During my Stagecraft class Thursday: I discussed ‘dressing an electric,’ ‘dressing the stage,’ or ‘setting the legs’ –and I asked the class if they knew what I meant by ‘anthropromorphisizing’–well after blank stares and suggesting it might have something to do with anthropology, one female student said it had to do with ‘humans.’ I liked that, more correct that saying the study of man. So we discussed, briefly, this idea of turning inanimate objects into animated, humanized ones. Trying to bring an awareness of a mythopoetic consciousness onto the stage, seemd like a tangent i couldn’t easily return from. I like correct language, but even more I like the poetic liscence to make obtuse references in attempts to shatter the students comfort zone with language and ideas. In my pedagogy the paradox of intensive hands-on learning and encountering seemingly irrelevant ‘philosophical’ ideas goes hand in hand, sometimes foot to mouth–usually mine! But it all ties back together with the intentionally challenging idea that the ‘reality’ of the Tranformed Learning Community on the Dibden stage, is actually more ‘real’ than much else they encounter at college. The reason this is important is because of creativity and courage. As I explore the dynamics of the creative process in my pedagogy I return to the idea of the wholeness of the community in which this occurs. It feels like the elements of play and risk taking have to return to the process. So I am playful, I take risks in terms of ideas–most definitely not risk in terms of physicality–that can be left for outdoor ed.
Courage comes from confidence.

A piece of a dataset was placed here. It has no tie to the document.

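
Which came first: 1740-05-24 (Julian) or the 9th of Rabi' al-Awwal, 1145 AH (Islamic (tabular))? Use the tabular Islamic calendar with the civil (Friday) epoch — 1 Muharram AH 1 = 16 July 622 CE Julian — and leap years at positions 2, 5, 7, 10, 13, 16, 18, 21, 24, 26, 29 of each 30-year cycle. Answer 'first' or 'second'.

First date → JDN 2356737; second date → JDN 2353902.
JDN 2353902 < JDN 2356737, so the second date is earlier.

second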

But the infrastructure of skill and community, diversity and imagination have to be present. And it happens when these critical aspects of community coincide. This is the environment I seek to nurture. And if I wasn’t such an eclectic synthsizer I suppose I could leave it there. But for years I have imagined what if I could bring these many elements together in an emdodiment of a facility, or place/space? What if i could bring these seemingly diverse ideas into a practise combining the severed parts of academia and the modern western weltanshungen back into the living, breathing hope of our young? Well, I’m not just so naive to realize that I also must embody this myself. Walking the walk, talking the talk.
Which is why I’m blogging, among these other forays into web 2.0.

So if you, reader, have a good link to the use of images for self reflection–turn me on to it!